According to Cambridge News, a LoRaWAN network has recently been set up in Cambridge for the 'Intelligent City Plaform'—essentially, a smart city platform for IoT devices to sense and influence the environment:

A new LoRa (low power long range) network has also been set up with the University to transfer data flowing from the sensors to the data hub, so that is can be analysed and visualised to plan smart solutions, including making transport systems more reliable and easier to use.

The platform is among the first to collate data, which will allow citizens, third party developers and commercial partners to ‘test bed’ innovative applications including the new Cambridge mobile travel app, which will be available to download this summer.

I found this page from IoTUK Boost suggesting that the network is only open to people participating in the competition, but the article suggests that any developer might be able to connect.

Could a normal citizen connect to and use the smart city network, or is access restricted to those with prior permission?


2 Answers 2


There doesn't appear to be a route for private individuals to get on the scheme, however, I have a company and live in Cambridge.

I can submit an application to http://www.connectingcambridgeshire.co.uk/smartcamb/ and should get on the LoRa network.

I am back working in the automotive sector again but spent a few months last year working on IoT solutions and would like to get back into it but have limited time.
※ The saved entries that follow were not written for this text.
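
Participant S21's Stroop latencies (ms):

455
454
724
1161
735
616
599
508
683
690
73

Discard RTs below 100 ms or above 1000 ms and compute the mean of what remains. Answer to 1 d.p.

Excluded: 73, 1161
Retained (n=9): Σ = 5464
Mean = 5464/9 = 607.1111

607.1 ms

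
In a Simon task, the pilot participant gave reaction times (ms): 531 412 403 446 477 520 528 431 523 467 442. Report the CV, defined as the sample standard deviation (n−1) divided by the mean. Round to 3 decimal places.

0.102

n = 11, Σ = 5180, M = 470.9091
Σ(x−M)² = 23176.909; s = √(23176.909/10) = 48.1424
CV = 48.1424 / 470.9091 = 0.10223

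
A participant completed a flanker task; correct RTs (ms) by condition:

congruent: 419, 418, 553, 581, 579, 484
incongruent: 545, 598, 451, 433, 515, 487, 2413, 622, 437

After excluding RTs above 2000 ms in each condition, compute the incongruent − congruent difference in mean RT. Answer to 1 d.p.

incongruent: exclude 2413
M(congruent) = 3034/6 = 505.667
M(incongruent) = 4088/8 = 511.000
Difference = 511.000 − 505.667 = 5.333 ms

5.3 ms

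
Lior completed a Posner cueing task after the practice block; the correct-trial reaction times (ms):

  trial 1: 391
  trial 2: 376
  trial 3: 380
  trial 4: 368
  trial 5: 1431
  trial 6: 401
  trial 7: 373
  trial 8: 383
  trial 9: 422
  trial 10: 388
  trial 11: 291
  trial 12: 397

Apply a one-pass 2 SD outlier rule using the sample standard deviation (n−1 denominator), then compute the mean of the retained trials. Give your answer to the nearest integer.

n = 12, ΣRT = 5601, M = 466.750
Σ(x−M)² = 1025112.25; s = √(1025112.25/11) = 305.274
Cutoffs: 466.750 ± 2·305.274 → [-143.8, 1077.3]
Outside: 1431 → excluded.
Retained (n=11): Σ = 4170, mean = 4170/11 = 379.091

379 ms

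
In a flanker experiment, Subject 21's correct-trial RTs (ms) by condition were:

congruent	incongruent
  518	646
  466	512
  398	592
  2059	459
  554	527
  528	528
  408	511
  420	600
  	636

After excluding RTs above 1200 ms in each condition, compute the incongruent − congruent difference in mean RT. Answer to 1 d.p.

86.5 ms

congruent: exclude 2059
M(congruent) = 3292/7 = 470.286
M(incongruent) = 5011/9 = 556.778
Difference = 556.778 − 470.286 = 86.492 ms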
If you are interested in teaming up, get in touch - [email protected]


The LoRaWAN network seems to be more an enabling part than the main project aim. They're enabling various university groups (and others) with sensor deployment (and have the capability for city-wide coverage now, albeit at a fairly low bit rate).

The back-end of the network is probably more interesting, with the ability to publish/subscribe data in real time. Some of the public data is presented here http://smartcambridge.org/ (and you can see they're presenting this as a platform, rather than a transport layer).

The project seems immediately to be mostly provided by the university (as a research vehicle), and used by the council to guide policy - but that doesn't rule out other applications. Since this is a fairly new innovation, access policies are probably a bit ad-hoc (although security and privacy shouldn't be new to the people involved).